Эта консультация состоялась вечером 6 апреля. Узнав о ней, к патриарху пришел митрополит Петр Крутицкий. Келейник пустил его, но поскольку тот долго не уходил и что-то горячо обсуждал с Тихоном, Бакунина вознамерилась попросить его удалиться. Она встретила митрополита у дверей в момент, когда он спешно выходил из помещения с какими-то бумагами. После консультации патриарх вышел в столовую, которая была рядом с его комнатой, и попросил впрыснуть ему морфий, так как опасался бессонницы.
«С моего разрешения сестра впрыснула больному морфий. Позже я заходила к нему. Он успокоился, сказал, что теперь чувствует себя хорошо и надеется заснуть. К полуночи я ушла к себе на квартиру, которая помещалась в том же доме, но скоро за мной прислали, так как больному опять сделалось очень плохо. Прибежав, я застала патриарха в припадке грудной жабы. Он был очень бледен, уже не мог говорить и только показывал рукой на сердце. В глазах был смертельный ужас. Пульс еще был, но тотчас же стал исчезать. Впрыскивание камфары и кофеина не произвели никакого действия. Через несколько минут патриарх скончался. Весть о смерти патриарха разнеслась по Москве в ту же ночь. Смерть его наполнила Москву самыми смутными и нелепыми слухами. Трудно было в этих слухах разобраться и понять, кого именно обвиняют и в чем», — рассказывала Эмилия Бакунина.
Согласно завещанию Тихона, после его кончины права и обязанности патриарха должны были взять на себя митрополиты Кирилл или Агафангел.
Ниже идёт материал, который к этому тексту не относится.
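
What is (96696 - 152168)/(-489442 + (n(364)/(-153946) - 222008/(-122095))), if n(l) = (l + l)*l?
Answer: 20051033793320/176914770282331 ≈ 0.11334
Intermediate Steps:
n(l) = 2*l² (n(l) = (2*l)*l = 2*l²)
(96696 - 152168)/(-489442 + (n(364)/(-153946) - 222008/(-122095))) = (96696 - 152168)/(-489442 + ((2*364²)/(-153946) - 222008/(-122095))) = -55472/(-489442 + ((2*132496)*(-1/153946) - 222008*(-1/122095))) = -55472/(-489442 + (264992*(-1/153946) + 222008/122095)) = -55472/(-489442 + (-10192/5921 + 222008/122095)) = -55472/(-489442 + 70117128/722924495) = -55472/(-353829540564662/722924495) = -55472*(-722924495/353829540564662) = 20051033793320/176914770282331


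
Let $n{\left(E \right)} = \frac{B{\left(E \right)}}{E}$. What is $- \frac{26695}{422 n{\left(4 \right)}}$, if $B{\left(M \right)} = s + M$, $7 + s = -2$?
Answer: $\frac{10678}{211} \approx 50.607$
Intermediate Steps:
$s = -9$ ($s = -7 - 2 = -9$)
$B{\left(M \right)} = -9 + M$
$n{\left(E \right)} = \frac{-9 + E}{E}$
$- \frac{26695}{422 n{\left(4 \right)}} = - \frac{26695}{422 \frac{-9 + 4}{4}} = - \frac{26695}{422 \cdot \frac{1}{4} \left(-5\right)} = - \frac{26695}{422 \left(- \frac{5}{4}\right)} = - \frac{26695}{- \frac{1055}{2}} = \left(-26695\right) \left(- \frac{2}{1055}\right) = \frac{10678}{211}$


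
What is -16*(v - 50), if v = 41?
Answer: 144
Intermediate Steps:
-16*(v - 50) = -16*(41 - 50) = -16*(-9) = 144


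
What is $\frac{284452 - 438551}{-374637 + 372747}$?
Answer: $\frac{154099}{1890} \approx 81.534$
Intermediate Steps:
$\frac{284452 - 438551}{-374637 + 372747} = - \frac{154099}{-1890} = \left(-154099\right) \left(- \frac{1}{1890}\right) = \frac{154099}{1890}$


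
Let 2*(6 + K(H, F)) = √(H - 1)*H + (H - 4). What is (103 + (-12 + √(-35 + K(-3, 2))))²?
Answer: (182 + √2*√(-89 - 6*I))²/4 ≈ 8277.4 - 1217.8*I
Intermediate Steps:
K(H, F) = -8 + H/2 + H*√(-1 + H)/2 (K(H, F) = -6 + (√(H - 1)*H + (H - 4))/2 = -6 + (√(-1 + H)*H + (-4 + H))/2 = -6 + (H*√(-1 + H) + (-4 + H))/2 = -6 + (-4 + H + H*√(-1 + H))/2 = -6 + (-2 + H/2 + H*√(-1 + H)/2) = -8 + H/2 + H*√(-1 + H)/2)
(103 + (-12 + √(-35 + K(-3, 2))))² = (103 + (-12 + √(-35 + (-8 + (½)*(-3) + (½)*(-3)*√(-1 - 3)))))² = (103 + (-12 + √(-35 + (-8 - 3/2 + (½)*(-3)*√(-4)))))² = (103 + (-12 + √(-35 + (-8 - 3/2 + (½)*(-3)*(2*I)))))² = (103 + (-12 + √(-35 + (-8 - 3/2 - 3*I))))² = (103 + (-12 + √(-35 + (-19/2 - 3*I))))² = (103 + (-12 + √(-89/2 - 3*I)))² = (91 + √(-89/2 - 3*I))²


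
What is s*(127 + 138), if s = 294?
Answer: 77910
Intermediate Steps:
s*(127 + 138) = 294*(127 + 138) = 294*265 = 77910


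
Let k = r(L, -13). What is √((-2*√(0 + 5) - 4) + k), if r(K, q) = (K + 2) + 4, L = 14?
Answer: √(16 - 2*√5) ≈ 3.3953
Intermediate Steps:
r(K, q) = 6 + K (r(K, q) = (2 + K) + 4 = 6 + K)
k = 20 (k = 6 + 14 = 20)
√((-2*√(0 + 5) - 4) + k) = √((-2*√(0 + 5) - 4) + 20) = √((-2*√5 - 4) + 20) = √((-4 - 2*√5) + 20) = √(16 - 2*√5)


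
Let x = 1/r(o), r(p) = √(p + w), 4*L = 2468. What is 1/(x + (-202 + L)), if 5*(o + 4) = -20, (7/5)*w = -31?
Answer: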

Но поскольку оба находились в ссылке, эту миссию исполнил Петр Крутицкий, значившийся в завещании третьим. 9 апреля он направил председателю ВЦИК Михаилу Калинину записку: «Вступая в управление православной русской церковью долгом почитаю, как гражданин СССР, препроводить вам прилагаемую при сем копию акта от 7 января 1925 года, собственноручно написанного почившим первоиерархом РПЦ патриархом Тихоном, коим на случай его кончины патриаршие права и обязанности переданы мне как местоблюстителю патриаршего места».
Епископ сан-францисский и западно-американский Василий (Родзянко), внук председателя Государственной думы Михаила Родзянко, впоследствии писал:
«Патриарх Тихон, конечно, является для всех нас тем иерархом и тем святым, который ведет нас всех, причем все фактически за ним следуют.
Нужно только раскрыться, суметь увидеть то, что всех нас объединяет – личность Патриарха Тихона – изумительная и светлая личность, и в то же время — его изумительное стояние за правду и мудрое понимание исторического момента. Он твердо стоял на бескомпромиссной верности Церкви и Православию, русскому народу, русской истории, Родине своей. Он поддерживал, все что мог в этом направлении, и в то же время он был выше всех разделений.
И когда кто-то сказал ему: «Я еду на юг в Добровольческую армию и могу передать ваше благословение всем, кто борется против антихристовой власти», — он отказался это сделать.
Он сказал: «Нет, я не могу вам дать свое благословение! Церковь над всем этим. Церковь не входит ни в какую политическую группировку, ни в какую военную единицу. Церковь ведет всех ко спасению».
Я помню слова митрополита Антония, которому мы задали вопрос: «Является ли советская власть антихристовой властью?»
Митрополит Антоний улыбнулся и ответил: «Много чести! Просто разбойники».